Hackers have drained US$ 1.4 billion worth of crypto so far in 2022
A research conducted by Chanalysis shows that hackers have stolen approximately US$ 1.4 billion worth of crypto between January 2022 and now. The popular method is to target cryptocurrency bridges.
Cryptocurrency bridges link blockchains together to enable interactions between them. In turn, users can send and receive cryptocurrency from one chain to the other. It has become vulnerable to hacks as it allows bad actors to bypass a centralized exchange and its security measures to access the funds.
‘Blockchain bridges have become the low-hanging fruit for cyber-criminals, with billions of dollars worth of crypto assets locked within them. Hackers have breached these bridges in various ways, suggesting that their level of security has not kept pace with the value of assets that they hold,’ at Elliptic’s co-founder and chief scientist Tom Robinson said in an interview.
According to Chainalysis’ data, the amount stolen in bridge hacks account for 69% of funds stolen in crypto-related hacks since the beginning of 2022.
Most recently, hackers drained almost US$ 200 million in cryptocurrency from Nomad, a tool that lets users swap tokens from one blockchain to another in early August.
Back in February, Wormhole, one of the most popular bridges linking the Ethereum and Solana blockchains and endorsed by Wall Street high-frequency trading company Jump Trading, lost over US$ 320 million as a result of a bridge hack.
The biggest hack in history also occurred in March this year, which saw a record US$ 615 million stolen from the Ronin bridge, which supports the popular NFT game Axie Infinity.
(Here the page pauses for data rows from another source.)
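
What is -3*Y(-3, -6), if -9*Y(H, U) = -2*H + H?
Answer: 1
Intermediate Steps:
Y(H, U) = H/9 (Y(H, U) = -(-2*H + H)/9 = -(-1)*H/9 = H/9)
-3*Y(-3, -6) = -(-3)/3 = -3*(-1/3) = 1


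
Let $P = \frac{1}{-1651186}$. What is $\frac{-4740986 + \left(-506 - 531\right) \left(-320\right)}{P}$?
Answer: $7280320147156$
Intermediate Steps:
$P = - \frac{1}{1651186} \approx -6.0563 \cdot 10^{-7}$
$\frac{-4740986 + \left(-506 - 531\right) \left(-320\right)}{P} = \frac{-4740986 + \left(-506 - 531\right) \left(-320\right)}{- \frac{1}{1651186}} = \left(-4740986 - -331840\right) \left(-1651186\right) = \left(-4740986 + 331840\right) \left(-1651186\right) = \left(-4409146\right) \left(-1651186\right) = 7280320147156$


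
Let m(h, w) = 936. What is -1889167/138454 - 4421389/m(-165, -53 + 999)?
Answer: -306963626459/64796472 ≈ -4737.4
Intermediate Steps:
-1889167/138454 - 4421389/m(-165, -53 + 999) = -1889167/138454 - 4421389/936 = -306963626459/64796472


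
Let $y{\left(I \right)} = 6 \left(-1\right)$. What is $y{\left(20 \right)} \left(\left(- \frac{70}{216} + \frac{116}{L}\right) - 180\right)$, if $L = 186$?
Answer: $\frac{601637}{558} \approx 1078.2$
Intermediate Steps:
$y{\left(I \right)} = -6$
$y{\left(20 \right)} \left(\left(- \frac{70}{216} + \frac{116}{L}\right) - 180\right) = - 6 \left(\left(- \frac{70}{216} + \frac{116}{186}\right) - 180\right) = - 6 \left(\left(\left(-70\right) \frac{1}{216} + 116 \cdot \frac{1}{186}\right) - 180\right) = - 6 \left(\left(- \frac{35}{108} + \frac{58}{93}\right) - 180\right) = - 6 \left(\frac{1003}{3348} - 180\right) = \left(-6\right) \left(- \frac{601637}{3348}\right) = \frac{601637}{558}$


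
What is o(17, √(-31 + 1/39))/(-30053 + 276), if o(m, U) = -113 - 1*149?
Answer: 262/29777 ≈ 0.0087987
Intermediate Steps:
o(m, U) = -262 (o(m, U) = -113 - 149 = -262)
o(17, √(-31 + 1/39))/(-30053 + 276) = -262/(-30053 + 276) = -262/(-29777) = -262*(-1/29777) = 262/29777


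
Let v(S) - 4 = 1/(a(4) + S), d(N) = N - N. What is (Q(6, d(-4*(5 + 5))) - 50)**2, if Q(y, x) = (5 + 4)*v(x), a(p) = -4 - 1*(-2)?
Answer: 1369/4 ≈ 342.25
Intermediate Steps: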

Several institutions conducted an investigation to trace the hacker, results by the US Federal Bureau of Investigation (FBI) identified the North Korean collective – the Lazarus Group as the culprits.
Hackers only needed to manipulate the validators whilst they were approving transactions on the bridge. They only needed to compromise five out of nine validators to give over their private keys they needed to gain access to the crypto funds locked inside the network.
Sky Mavis, the company that operates the sidechain subsequently reimbursed all victims of the hack and reopened the Ronin bridge at the end of June.